Una visione atlantista che l’attuale ministro degli Esteri ha mantenuto anche durante la campagna elettorale del 2018. Basti rileggere una lunga intervista rilasciata al Washington Post dal titolo roboante “Il millennial che potrebbe diventare il prossimo leader italiano”. Quella chiacchierata, in cui Di Maio assicurava “non abbiamo intenzione di isolare l’Italia”, è parte di un tour statunitense nel novembre del 2017. “Non è un caso che abbia scelto gli Stati Uniti” ci tiene subito a far sapere Luigi Di Maio, raccontava allora La Stampa: “Non è un caso che abbia scelto proprio questa meta come primo viaggio da candidato premier del M5S”. E, continuava il quotidiano torinese, “in questa trasvolata atlantica non c’è soltanto lo scontato desiderio di accreditarsi e cercare una vetrina, ma c’è anche voglia di fare chiarezza, di ridisegnare il volto internazionale del M5S. Perché nell’anarchia in cui spesso è stata lasciata, non si capisce bene la direzione verso cui tende la politica estera, rimasta in balia di troppe ombre”.

E infatti, sia durante il governo gialloverde sia durante quello giallorosso, Di Maio si è trovato a dover fare i conti con un movimento liquido e non ha potuto ignorare le posizioni di Alessandro Di Battista e tanti altri eletti ma anche con la passione cinese di Davide Casaleggio e di Beppe Grillo, oltre che con il suo “sacro blog”.

E se a questo si aggiunge la capacità di fascinazione che il Partito comunista cinese riesce a esercitare all’estero il gioco è fatto. Prima nel governo gialloverde, poi in quello giallorosso, il Movimento 5 Stelle è apparso come un solido interlocutore di Pechino, per usare un eufemismo. 

Ora però la bandierina del fuorigioco si è alzata in modo evitabile dopo la vicenda degli “aiuti”, dove indiscutibilmente l’entusiasmo per le mascherine cinesi è stato sensazionale. Così Di Maio sta provando a raddrizzare la rotta, anche perché le sparate di Di Battista sull’ineluttabile dominio cinese, non potevano non mettere in imbarazzo il ministro degli Esteri di un Paese Nato e G7. 

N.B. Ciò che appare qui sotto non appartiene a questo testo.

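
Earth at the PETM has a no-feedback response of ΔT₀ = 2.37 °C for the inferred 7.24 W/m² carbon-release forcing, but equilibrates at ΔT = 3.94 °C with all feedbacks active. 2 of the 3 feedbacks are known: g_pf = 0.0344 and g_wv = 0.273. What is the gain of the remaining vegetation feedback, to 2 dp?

Amplification A = ΔT/ΔT₀ = 3.94/2.37 = 1.662.
Total gain g = 1 − 1/A = 1 − 1/1.662 = 0.3983.
Known gains sum to 0.0344 + 0.273 = 0.3074.
g_veg = 0.3983 − 0.3074 = 0.09.

0.09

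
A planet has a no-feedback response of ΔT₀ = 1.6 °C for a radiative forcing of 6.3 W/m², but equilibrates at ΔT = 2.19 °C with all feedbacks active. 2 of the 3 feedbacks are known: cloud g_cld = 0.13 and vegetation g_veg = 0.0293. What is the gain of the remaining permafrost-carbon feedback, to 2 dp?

Amplification A = ΔT/ΔT₀ = 2.19/1.6 = 1.369.
Total gain g = 1 − 1/A = 1 − 1/1.369 = 0.2695.
Known gains sum to 0.13 + 0.0293 = 0.1593.
g_pf = 0.2695 − 0.1593 = 0.11.

0.11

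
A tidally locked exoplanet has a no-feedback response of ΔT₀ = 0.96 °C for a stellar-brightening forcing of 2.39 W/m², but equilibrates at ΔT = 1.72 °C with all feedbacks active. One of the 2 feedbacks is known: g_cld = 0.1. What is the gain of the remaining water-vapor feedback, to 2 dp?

Amplification A = ΔT/ΔT₀ = 1.72/0.96 = 1.792.
Total gain g = 1 − 1/A = 1 − 1/1.792 = 0.442.
The known gain is 0.1.
g_wv = 0.442 − 0.1 = 0.34.

0.34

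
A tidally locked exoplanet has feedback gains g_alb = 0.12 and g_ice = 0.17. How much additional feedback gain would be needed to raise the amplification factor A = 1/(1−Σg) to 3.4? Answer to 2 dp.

Current total gain = 0.29.
Target gain for A = 3.4: g* = 1 − 1/3.4 = 0.7059.
Additional gain needed = 0.7059 − 0.29 = 0.42.

0.42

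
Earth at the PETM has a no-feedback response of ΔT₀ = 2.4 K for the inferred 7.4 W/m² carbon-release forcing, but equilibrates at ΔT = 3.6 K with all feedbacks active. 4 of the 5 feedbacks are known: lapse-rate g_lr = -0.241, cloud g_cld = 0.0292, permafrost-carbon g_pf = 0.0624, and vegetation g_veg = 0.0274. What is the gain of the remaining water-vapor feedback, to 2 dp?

Amplification A = ΔT/ΔT₀ = 3.6/2.4 = 1.5.
Total gain g = 1 − 1/A = 1 − 1/1.5 = 0.3333.
Known gains sum to -0.241 + 0.0292 + 0.0624 + 0.0274 = -0.122.
g_wv = 0.3333 + 0.122 = 0.46.

0.46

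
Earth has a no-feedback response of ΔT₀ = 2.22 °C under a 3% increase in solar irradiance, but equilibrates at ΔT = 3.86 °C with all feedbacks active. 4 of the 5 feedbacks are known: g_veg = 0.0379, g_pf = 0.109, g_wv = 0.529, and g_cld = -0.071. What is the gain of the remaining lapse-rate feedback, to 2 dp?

-0.18

Amplification A = ΔT/ΔT₀ = 3.86/2.22 = 1.739.
Total gain g = 1 − 1/A = 1 − 1/1.739 = 0.425.
Known gains sum to 0.0379 + 0.109 + 0.529 − 0.071 = 0.6049.
g_lr = 0.425 − 0.6049 = -0.18.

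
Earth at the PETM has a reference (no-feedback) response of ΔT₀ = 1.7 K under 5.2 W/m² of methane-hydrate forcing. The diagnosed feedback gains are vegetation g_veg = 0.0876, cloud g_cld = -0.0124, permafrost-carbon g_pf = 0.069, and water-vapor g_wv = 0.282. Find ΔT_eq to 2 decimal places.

2.96 K

Total gain g = 0.0876 − 0.0124 + 0.069 + 0.282 = 0.4262.
Amplification A = 1/(1 − 0.4262) = 1.743.
ΔT = 1.7 × 1.743 = 2.96 K.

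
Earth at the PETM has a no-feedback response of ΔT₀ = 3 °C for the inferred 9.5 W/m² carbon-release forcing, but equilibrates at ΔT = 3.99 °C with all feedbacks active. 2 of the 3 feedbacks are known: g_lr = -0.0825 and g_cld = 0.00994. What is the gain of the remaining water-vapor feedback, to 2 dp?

0.32

Amplification A = ΔT/ΔT₀ = 3.99/3 = 1.33.
Total gain g = 1 − 1/A = 1 − 1/1.33 = 0.2481.
Known gains sum to -0.0825 + 0.00994 = -0.07256.
g_wv = 0.2481 + 0.07256 = 0.32.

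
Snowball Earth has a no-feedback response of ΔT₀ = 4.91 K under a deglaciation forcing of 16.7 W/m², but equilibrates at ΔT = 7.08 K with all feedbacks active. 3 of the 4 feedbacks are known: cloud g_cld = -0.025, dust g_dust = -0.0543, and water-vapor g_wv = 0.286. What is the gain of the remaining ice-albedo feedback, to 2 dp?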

Di qui, l’intervista di oggi al Corriere della Sera in cui ribadisce la sua visione atlantista (“La stessa commessa vinta da Fincantieri nei giorni scorsi è la testimonianza delle fortissime relazioni con Washington, di cui siamo orgogliosi”) e non risparmia una puntura di spillo diretta agli alleati pro tempore ricordando come sia stato proprio il Partito democratico di Matteo Renzi prima e Paolo Gentiloni poi a spalancare le porte delle aziende italiane alla Cina, 5G incluso. “Si ricorda quando all’Italia è toccata la presidenza del G7?”, ha domandato Di Maio all’intervistatore. “Glielo dico io: nel 2017. Noi eravamo all’opposizione. E già allora, pur nel ruolo di Paese presidente del G7, l’Italia prese parte alla prima edizione del forum sulla Belt and Road”. 

Nell’intervista odierna emergono gli sforzi del ministro di mantenere una posizione di equilibrio (definendo la Cina un “partner”) ma l’esercizio, già piuttosto complicato in generale, lo è soprattutto in questa fase in cui la crisi diplomatica tra Pechino e Washington esplosa assieme al coronavirus non consente troppi spazi grigi. Ma comunque una cosa è certa: sia gli analisti di politica estera sia quelli di politica interna concordano sul fatto che l’unica possibilità per arginare la deriva cinese del Movimento passa per Luigi Di Maio.